According to Captain Mato Bozovik, President of International Cruise Center (ICC), government trade negotiations are presently underway between U.S. and Soviet officials in order to discuss permitting Russian cruise ships to sail to and from U.S. ports. In 1982, President Reagan banned Soviet cruise ships as part of his economic sanctions imposed in conjunction with the Russian engagement in Afghanistan.
Although cruise ships cannot call in the U.S., cargo ships can as long as they are sailing directly from Russia without calling in any other countries en route as most freighters do. The cross-trade agreement being discussed involves both cargo ships and cruise ships since they come under the same jurisdictional umbrella. Therefore, Bozovik noted that negotiations are complex and could not guess when such an agreement may come to pass.
Bozovik's company, ICC, is the general agent for numerous Russian ships sailing in other cruise areas, excluding the U.S. Some of the cruise ships include the Maxim Gorky, Odessa, and the Feodor Dostoyevsky, along with Russian river cruises. Their sailings are labelled "Russian Holidays at Sea"; Bozovik explained that from the Russian crew to the entertainment, their cruises are a Russian cultural experience for passengers.

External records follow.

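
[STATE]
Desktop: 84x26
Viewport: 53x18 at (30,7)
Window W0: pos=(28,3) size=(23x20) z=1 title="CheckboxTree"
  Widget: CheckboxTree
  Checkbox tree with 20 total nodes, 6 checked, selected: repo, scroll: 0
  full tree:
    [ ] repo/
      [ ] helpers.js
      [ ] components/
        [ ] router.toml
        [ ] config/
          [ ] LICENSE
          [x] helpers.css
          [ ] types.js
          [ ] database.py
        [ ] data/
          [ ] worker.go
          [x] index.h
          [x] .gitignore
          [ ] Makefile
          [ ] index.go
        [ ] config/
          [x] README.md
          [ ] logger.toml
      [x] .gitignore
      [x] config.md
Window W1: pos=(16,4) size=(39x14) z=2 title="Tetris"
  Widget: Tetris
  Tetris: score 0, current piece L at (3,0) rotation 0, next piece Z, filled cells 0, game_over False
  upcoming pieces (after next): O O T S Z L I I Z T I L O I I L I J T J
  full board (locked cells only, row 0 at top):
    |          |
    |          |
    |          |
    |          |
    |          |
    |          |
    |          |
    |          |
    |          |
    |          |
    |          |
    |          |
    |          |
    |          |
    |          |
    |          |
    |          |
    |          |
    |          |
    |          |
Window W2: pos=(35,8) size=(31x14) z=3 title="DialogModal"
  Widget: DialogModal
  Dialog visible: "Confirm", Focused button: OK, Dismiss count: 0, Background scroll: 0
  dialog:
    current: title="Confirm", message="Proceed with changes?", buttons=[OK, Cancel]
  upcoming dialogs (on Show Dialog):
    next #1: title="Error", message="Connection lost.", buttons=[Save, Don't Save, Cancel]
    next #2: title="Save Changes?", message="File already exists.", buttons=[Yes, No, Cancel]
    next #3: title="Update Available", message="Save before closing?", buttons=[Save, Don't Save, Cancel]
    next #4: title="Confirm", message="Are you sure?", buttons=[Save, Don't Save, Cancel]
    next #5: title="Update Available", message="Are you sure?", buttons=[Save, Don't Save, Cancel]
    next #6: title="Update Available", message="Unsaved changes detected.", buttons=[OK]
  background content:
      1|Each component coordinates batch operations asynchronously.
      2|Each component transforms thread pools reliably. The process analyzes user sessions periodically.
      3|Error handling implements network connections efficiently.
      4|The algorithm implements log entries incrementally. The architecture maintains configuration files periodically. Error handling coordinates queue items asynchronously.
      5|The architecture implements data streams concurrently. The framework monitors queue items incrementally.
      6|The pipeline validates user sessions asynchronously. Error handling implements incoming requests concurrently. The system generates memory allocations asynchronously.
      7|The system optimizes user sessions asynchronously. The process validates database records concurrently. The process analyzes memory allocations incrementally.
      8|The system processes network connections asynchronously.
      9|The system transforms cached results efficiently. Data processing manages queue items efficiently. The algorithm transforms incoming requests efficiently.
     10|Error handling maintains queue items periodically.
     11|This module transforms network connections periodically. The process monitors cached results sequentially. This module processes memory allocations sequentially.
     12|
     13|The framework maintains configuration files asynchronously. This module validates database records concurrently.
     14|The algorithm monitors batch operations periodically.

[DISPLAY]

xt:                     ┃                            
     ┏━━━━━━━━━━━━━━━━━━━━━━━━━━━━━┓                 
▓    ┃ DialogModal                 ┃                 
     ┠─────────────────────────────┨                 
     ┃Each component coordinates ba┃                 
     ┃Each component transforms thr┃                 
ore: ┃Er┌───────────────────────┐et┃                 
     ┃Th│        Confirm        │g ┃                 
     ┃Th│ Proceed with changes? │ d┃                 
     ┃Th│     [OK]  Cancel      │ s┃                 
━━━━━┃Th└───────────────────────┘es┃                 
     ┃The system processes network ┃                 
     ┃The system transforms cached ┃                 
     ┃Error handling maintains queu┃                 
    [┗━━━━━━━━━━━━━━━━━━━━━━━━━━━━━┛                 
━━━━━━━━━━━━━━━━━━━━┛                                
                                                     
                                                     


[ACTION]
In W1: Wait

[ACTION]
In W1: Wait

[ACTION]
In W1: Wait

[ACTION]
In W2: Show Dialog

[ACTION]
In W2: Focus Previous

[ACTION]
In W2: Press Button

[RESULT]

xt:                     ┃                            
     ┏━━━━━━━━━━━━━━━━━━━━━━━━━━━━━┓                 
▓    ┃ DialogModal                 ┃                 
     ┠─────────────────────────────┨                 
     ┃Each component coordinates ba┃                 
     ┃Each component transforms thr┃                 
ore: ┃Error handling implements net┃                 
     ┃The algorithm implements log ┃                 
     ┃The architecture implements d┃                 
     ┃The pipeline validates user s┃                 
━━━━━┃The system optimizes user ses┃                 
     ┃The system processes network ┃                 
     ┃The system transforms cached ┃                 
     ┃Error handling maintains queu┃                 
    [┗━━━━━━━━━━━━━━━━━━━━━━━━━━━━━┛                 
━━━━━━━━━━━━━━━━━━━━┛                                
                                                     
                                                     


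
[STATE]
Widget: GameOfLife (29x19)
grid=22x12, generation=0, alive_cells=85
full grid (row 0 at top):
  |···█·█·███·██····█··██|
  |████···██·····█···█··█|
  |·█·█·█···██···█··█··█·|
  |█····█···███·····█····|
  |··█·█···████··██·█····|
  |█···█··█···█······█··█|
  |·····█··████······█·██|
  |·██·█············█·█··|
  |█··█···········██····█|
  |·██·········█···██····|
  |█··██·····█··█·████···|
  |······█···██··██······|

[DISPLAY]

Gen: 0                       
···█·█·███·██····█··██       
████···██·····█···█··█       
·█·█·█···██···█··█··█·       
█····█···███·····█····       
··█·█···████··██·█····       
█···█··█···█······█··█       
·····█··████······█·██       
·██·█············█·█··       
█··█···········██····█       
·██·········█···██····       
█··██·····█··█·████···       
······█···██··██······       
                             
                             
                             
                             
                             
                             


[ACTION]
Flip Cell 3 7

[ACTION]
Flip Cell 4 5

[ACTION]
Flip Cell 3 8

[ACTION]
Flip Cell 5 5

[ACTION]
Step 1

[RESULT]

Gen: 1                       
·█·██·██·█··········██       
██·█···█···█·█···███·█       
···█·······█·····██···       
·███·█·█······██·██···       
·█·█········█···███···       
···█···█····█····█████       
·█·█·██·████·····██·██       
·████····██·····████·█       
█··█···········█··█···       
███·█·········█···█···       
·███······█·██····█···       
··········██··██·█····       
                             
                             
                             
                             
                             
                             


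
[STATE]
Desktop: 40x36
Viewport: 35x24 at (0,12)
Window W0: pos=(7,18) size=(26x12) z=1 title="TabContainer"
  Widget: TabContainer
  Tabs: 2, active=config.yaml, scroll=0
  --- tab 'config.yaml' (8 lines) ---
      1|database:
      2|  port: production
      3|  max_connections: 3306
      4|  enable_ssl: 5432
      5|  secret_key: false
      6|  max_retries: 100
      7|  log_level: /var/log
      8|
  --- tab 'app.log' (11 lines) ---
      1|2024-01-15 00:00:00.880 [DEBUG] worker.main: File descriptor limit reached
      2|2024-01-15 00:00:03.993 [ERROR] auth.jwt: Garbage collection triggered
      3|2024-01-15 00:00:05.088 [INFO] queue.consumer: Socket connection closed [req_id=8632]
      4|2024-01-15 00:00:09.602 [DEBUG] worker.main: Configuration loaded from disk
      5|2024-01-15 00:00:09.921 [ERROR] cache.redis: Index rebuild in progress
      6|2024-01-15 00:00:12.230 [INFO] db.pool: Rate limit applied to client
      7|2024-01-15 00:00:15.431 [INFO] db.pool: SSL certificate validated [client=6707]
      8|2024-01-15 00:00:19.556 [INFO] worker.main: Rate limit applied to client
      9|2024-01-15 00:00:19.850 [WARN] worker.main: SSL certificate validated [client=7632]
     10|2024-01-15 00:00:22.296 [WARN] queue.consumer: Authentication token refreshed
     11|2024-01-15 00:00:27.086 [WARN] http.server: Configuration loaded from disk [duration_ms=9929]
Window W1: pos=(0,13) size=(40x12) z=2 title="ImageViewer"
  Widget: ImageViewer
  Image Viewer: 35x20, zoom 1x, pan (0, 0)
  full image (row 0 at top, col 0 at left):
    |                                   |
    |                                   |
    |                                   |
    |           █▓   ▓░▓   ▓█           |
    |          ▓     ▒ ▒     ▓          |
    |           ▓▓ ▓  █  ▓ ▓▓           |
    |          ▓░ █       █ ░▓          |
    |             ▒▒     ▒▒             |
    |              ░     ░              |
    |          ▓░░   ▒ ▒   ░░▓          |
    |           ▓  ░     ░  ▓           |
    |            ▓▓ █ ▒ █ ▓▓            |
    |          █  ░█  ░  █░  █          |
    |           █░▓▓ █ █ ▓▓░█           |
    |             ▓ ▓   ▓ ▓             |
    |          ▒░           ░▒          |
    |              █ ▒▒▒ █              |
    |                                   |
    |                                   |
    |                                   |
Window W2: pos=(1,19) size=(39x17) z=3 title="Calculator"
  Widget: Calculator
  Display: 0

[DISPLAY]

                                   
┏━━━━━━━━━━━━━━━━━━━━━━━━━━━━━━━━━━
┃ ImageViewer                      
┠──────────────────────────────────
┃                                  
┃                                  
┃                                  
┃┏━━━━━━━━━━━━━━━━━━━━━━━━━━━━━━━━━
┃┃ Calculator                      
┃┠─────────────────────────────────
┃┃                                 
┃┃┌───┬───┬───┬───┐                
┗┃│ 7 │ 8 │ 9 │ ÷ │                
 ┃├───┼───┼───┼───┤                
 ┃│ 4 │ 5 │ 6 │ × │                
 ┃├───┼───┼───┼───┤                
 ┃│ 1 │ 2 │ 3 │ - │                
 ┃├───┼───┼───┼───┤                
 ┃│ 0 │ . │ = │ + │                
 ┃├───┼───┼───┼───┤                
 ┃│ C │ MC│ MR│ M+│                
 ┃└───┴───┴───┴───┘                
 ┃                                 
 ┗━━━━━━━━━━━━━━━━━━━━━━━━━━━━━━━━━


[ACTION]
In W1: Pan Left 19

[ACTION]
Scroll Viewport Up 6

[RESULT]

                                   
                                   
                                   
                                   
                                   
                                   
                                   
┏━━━━━━━━━━━━━━━━━━━━━━━━━━━━━━━━━━
┃ ImageViewer                      
┠──────────────────────────────────
┃                                  
┃                                  
┃                                  
┃┏━━━━━━━━━━━━━━━━━━━━━━━━━━━━━━━━━
┃┃ Calculator                      
┃┠─────────────────────────────────
┃┃                                 
┃┃┌───┬───┬───┬───┐                
┗┃│ 7 │ 8 │ 9 │ ÷ │                
 ┃├───┼───┼───┼───┤                
 ┃│ 4 │ 5 │ 6 │ × │                
 ┃├───┼───┼───┼───┤                
 ┃│ 1 │ 2 │ 3 │ - │                
 ┃├───┼───┼───┼───┤                


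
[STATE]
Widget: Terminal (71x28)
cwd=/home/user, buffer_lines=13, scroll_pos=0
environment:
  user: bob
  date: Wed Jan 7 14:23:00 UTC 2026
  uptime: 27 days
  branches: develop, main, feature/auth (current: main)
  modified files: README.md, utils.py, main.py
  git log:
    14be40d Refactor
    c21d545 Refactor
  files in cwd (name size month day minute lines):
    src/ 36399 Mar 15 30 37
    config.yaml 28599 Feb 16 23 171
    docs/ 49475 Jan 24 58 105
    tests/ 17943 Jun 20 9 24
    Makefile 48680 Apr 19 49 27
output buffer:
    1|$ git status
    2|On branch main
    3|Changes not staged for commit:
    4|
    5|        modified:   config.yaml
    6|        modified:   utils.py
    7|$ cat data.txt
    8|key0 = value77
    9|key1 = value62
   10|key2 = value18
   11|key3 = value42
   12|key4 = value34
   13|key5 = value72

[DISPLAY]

$ git status                                                           
On branch main                                                         
Changes not staged for commit:                                         
                                                                       
        modified:   config.yaml                                        
        modified:   utils.py                                           
$ cat data.txt                                                         
key0 = value77                                                         
key1 = value62                                                         
key2 = value18                                                         
key3 = value42                                                         
key4 = value34                                                         
key5 = value72                                                         
$ █                                                                    
                                                                       
                                                                       
                                                                       
                                                                       
                                                                       
                                                                       
                                                                       
                                                                       
                                                                       
                                                                       
                                                                       
                                                                       
                                                                       
                                                                       


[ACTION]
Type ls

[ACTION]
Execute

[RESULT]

$ git status                                                           
On branch main                                                         
Changes not staged for commit:                                         
                                                                       
        modified:   config.yaml                                        
        modified:   utils.py                                           
$ cat data.txt                                                         
key0 = value77                                                         
key1 = value62                                                         
key2 = value18                                                         
key3 = value42                                                         
key4 = value34                                                         
key5 = value72                                                         
$ ls                                                                   
src/  config.yaml  docs/  tests/  Makefile                             
$ █                                                                    
                                                                       
                                                                       
                                                                       
                                                                       
                                                                       
                                                                       
                                                                       
                                                                       
                                                                       
                                                                       
                                                                       
                                                                       


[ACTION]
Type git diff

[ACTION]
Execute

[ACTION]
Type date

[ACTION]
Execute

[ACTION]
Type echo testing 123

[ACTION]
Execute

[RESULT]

$ git status                                                           
On branch main                                                         
Changes not staged for commit:                                         
                                                                       
        modified:   config.yaml                                        
        modified:   utils.py                                           
$ cat data.txt                                                         
key0 = value77                                                         
key1 = value62                                                         
key2 = value18                                                         
key3 = value42                                                         
key4 = value34                                                         
key5 = value72                                                         
$ ls                                                                   
src/  config.yaml  docs/  tests/  Makefile                             
$ git diff                                                             
diff --git a/main.py b/main.py                                         
--- a/main.py                                                          
+++ b/main.py                                                          
@@ -1,3 +1,4 @@                                                        
+# updated                                                             
 import sys                                                            
$ date                                                                 
Wed Jan 7 14:23:00 UTC 2026                                            
$ echo testing 123                                                     
testing 123                                                            
$ █                                                                    
                                                                       


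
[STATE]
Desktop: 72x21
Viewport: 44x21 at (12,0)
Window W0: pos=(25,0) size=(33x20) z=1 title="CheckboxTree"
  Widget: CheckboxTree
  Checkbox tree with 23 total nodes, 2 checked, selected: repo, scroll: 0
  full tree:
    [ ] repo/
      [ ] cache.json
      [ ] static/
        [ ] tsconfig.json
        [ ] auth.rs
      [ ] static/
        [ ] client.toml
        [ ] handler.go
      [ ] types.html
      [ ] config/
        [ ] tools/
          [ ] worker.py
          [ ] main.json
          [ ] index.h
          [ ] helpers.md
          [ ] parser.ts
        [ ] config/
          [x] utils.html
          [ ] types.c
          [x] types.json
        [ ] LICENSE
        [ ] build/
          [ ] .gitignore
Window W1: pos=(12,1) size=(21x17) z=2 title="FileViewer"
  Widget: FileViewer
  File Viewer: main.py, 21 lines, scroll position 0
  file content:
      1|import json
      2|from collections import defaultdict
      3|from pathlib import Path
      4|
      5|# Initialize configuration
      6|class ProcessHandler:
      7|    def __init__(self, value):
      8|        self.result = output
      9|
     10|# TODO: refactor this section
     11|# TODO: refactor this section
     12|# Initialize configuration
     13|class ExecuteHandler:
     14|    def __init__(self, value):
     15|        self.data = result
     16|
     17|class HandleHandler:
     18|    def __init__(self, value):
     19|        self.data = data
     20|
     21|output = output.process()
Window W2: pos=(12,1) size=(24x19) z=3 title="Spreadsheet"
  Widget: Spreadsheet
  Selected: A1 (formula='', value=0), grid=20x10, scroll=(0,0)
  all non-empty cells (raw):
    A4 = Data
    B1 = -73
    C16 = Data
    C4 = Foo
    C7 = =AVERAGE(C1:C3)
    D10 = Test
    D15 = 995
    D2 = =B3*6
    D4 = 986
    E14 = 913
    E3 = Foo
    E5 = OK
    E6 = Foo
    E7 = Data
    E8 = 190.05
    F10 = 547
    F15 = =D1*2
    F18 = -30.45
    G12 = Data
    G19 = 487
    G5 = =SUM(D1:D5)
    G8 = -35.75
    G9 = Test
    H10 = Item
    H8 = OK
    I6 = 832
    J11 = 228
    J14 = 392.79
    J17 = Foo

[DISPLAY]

             ┏━━━━━━━━━━━━━━━━━━━━━━━━━━━━━━
┏━━━━━━━━━━━━━━━━━━━━━━┓ree                 
┃ Spreadsheet          ┃────────────────────
┠──────────────────────┨                    
┃A1:                   ┃he.json             
┃       A       B      ┃tic/                
┃----------------------┃sconfig.json        
┃  1      [0]     -73  ┃uth.rs              
┃  2        0       0  ┃tic/                
┃  3        0       0  ┃lient.toml          
┃  4 Data           0Fo┃andler.go           
┃  5        0       0  ┃es.html             
┃  6        0       0  ┃fig/                
┃  7        0       0  ┃ools/               
┃  8        0       0  ┃ worker.py          
┃  9        0       0  ┃ main.json          
┃ 10        0       0  ┃ index.h            
┃ 11        0       0  ┃ helpers.md         
┃ 12        0       0  ┃ parser.ts          
┗━━━━━━━━━━━━━━━━━━━━━━┛━━━━━━━━━━━━━━━━━━━━
                                            


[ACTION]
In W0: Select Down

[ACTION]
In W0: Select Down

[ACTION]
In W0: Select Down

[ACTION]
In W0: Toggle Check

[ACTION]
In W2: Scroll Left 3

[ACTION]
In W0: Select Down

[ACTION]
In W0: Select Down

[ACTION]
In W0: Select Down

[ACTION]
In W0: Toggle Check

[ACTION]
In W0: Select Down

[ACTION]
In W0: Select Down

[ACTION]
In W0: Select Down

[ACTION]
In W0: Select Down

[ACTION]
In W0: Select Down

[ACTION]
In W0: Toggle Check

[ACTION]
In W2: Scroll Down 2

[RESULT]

             ┏━━━━━━━━━━━━━━━━━━━━━━━━━━━━━━
┏━━━━━━━━━━━━━━━━━━━━━━┓ree                 
┃ Spreadsheet          ┃────────────────────
┠──────────────────────┨                    
┃A1:                   ┃he.json             
┃       A       B      ┃tic/                
┃----------------------┃sconfig.json        
┃  3        0       0  ┃uth.rs              
┃  4 Data           0Fo┃tic/                
┃  5        0       0  ┃lient.toml          
┃  6        0       0  ┃andler.go           
┃  7        0       0  ┃es.html             
┃  8        0       0  ┃fig/                
┃  9        0       0  ┃ools/               
┃ 10        0       0  ┃ worker.py          
┃ 11        0       0  ┃ main.json          
┃ 12        0       0  ┃ index.h            
┃ 13        0       0  ┃ helpers.md         
┃ 14        0       0  ┃ parser.ts          
┗━━━━━━━━━━━━━━━━━━━━━━┛━━━━━━━━━━━━━━━━━━━━
                                            


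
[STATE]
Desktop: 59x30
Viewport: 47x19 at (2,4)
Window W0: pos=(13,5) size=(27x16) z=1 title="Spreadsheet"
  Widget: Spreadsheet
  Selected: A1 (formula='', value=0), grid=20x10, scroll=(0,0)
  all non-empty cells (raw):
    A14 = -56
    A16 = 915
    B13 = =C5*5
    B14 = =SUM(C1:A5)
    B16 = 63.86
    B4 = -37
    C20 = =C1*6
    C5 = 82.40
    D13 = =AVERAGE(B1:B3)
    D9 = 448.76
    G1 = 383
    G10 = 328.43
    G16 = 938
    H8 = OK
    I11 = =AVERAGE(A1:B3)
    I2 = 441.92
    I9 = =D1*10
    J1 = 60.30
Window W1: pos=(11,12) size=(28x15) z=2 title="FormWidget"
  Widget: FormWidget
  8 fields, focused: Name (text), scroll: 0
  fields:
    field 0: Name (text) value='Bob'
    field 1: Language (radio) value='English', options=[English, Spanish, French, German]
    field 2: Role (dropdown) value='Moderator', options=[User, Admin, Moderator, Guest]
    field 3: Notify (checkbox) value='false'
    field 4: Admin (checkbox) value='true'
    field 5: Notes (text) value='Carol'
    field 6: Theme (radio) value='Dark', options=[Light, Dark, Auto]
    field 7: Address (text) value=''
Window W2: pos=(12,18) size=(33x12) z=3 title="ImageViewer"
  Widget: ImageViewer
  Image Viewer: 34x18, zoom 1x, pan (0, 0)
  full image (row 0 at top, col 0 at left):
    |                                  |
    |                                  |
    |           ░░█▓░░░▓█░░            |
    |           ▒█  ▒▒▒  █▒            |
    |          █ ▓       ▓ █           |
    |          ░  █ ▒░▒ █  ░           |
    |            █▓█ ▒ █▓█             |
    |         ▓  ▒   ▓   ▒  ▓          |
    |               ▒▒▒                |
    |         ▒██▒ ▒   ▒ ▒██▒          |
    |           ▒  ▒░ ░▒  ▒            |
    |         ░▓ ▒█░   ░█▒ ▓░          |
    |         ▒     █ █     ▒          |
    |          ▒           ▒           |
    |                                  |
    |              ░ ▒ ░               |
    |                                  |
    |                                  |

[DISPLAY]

                                               
           ┏━━━━━━━━━━━━━━━━━━━━━━━━━┓         
           ┃ Spreadsheet             ┃         
           ┠─────────────────────────┨         
           ┃A1:                      ┃         
           ┃       A       B       C ┃         
           ┃-------------------------┃         
           ┃  1      [0]       0     ┃         
         ┏━━━━━━━━━━━━━━━━━━━━━━━━━━┓┃         
         ┃ FormWidget               ┃┃         
         ┠──────────────────────────┨┃         
         ┃> Name:       [Bob       ]┃┃         
         ┃  Language:   (●) English ┃┃         
         ┃  Role:       [Moderator▼]┃┃         
         ┃┏━━━━━━━━━━━━━━━━━━━━━━━━━━━━━━━┓    
         ┃┃ ImageViewer                   ┃    
         ┃┠───────────────────────────────┨    
         ┃┃                               ┃    
         ┃┃                               ┃    


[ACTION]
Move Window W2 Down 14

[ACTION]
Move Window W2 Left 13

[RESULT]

                                               
           ┏━━━━━━━━━━━━━━━━━━━━━━━━━┓         
           ┃ Spreadsheet             ┃         
           ┠─────────────────────────┨         
           ┃A1:                      ┃         
           ┃       A       B       C ┃         
           ┃-------------------------┃         
           ┃  1      [0]       0     ┃         
         ┏━━━━━━━━━━━━━━━━━━━━━━━━━━┓┃         
         ┃ FormWidget               ┃┃         
         ┠──────────────────────────┨┃         
         ┃> Name:       [Bob       ]┃┃         
         ┃  Language:   (●) English ┃┃         
         ┃  Role:       [Moderator▼]┃┃         
━━━━━━━━━━━━━━━━━━━━━━━━━━━━━━┓     ┃┃         
ImageViewer                   ┃     ┃┃         
──────────────────────────────┨    ]┃┛         
                              ┃ht  (┃          
                              ┃    ]┃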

Prior to 1982, Bozovik was with March Shipping's Passenger Division. This Canadian-based general agent specialized in Russian ships. After the sanctions, March Shipping lost its product and Bozovik then formed ICC to market Russian ships sailing worldwide to Americans.
Bozovik felt that since interest in travel to Russia has been steadily increasing, cruise ships would not have a problem marketing to Americans if they could eventually ply U.S. waters.
Meanwhile there are reports from the Soviet Union that there are plans afoot to rebuild the Soviet fleet of passenger vessels.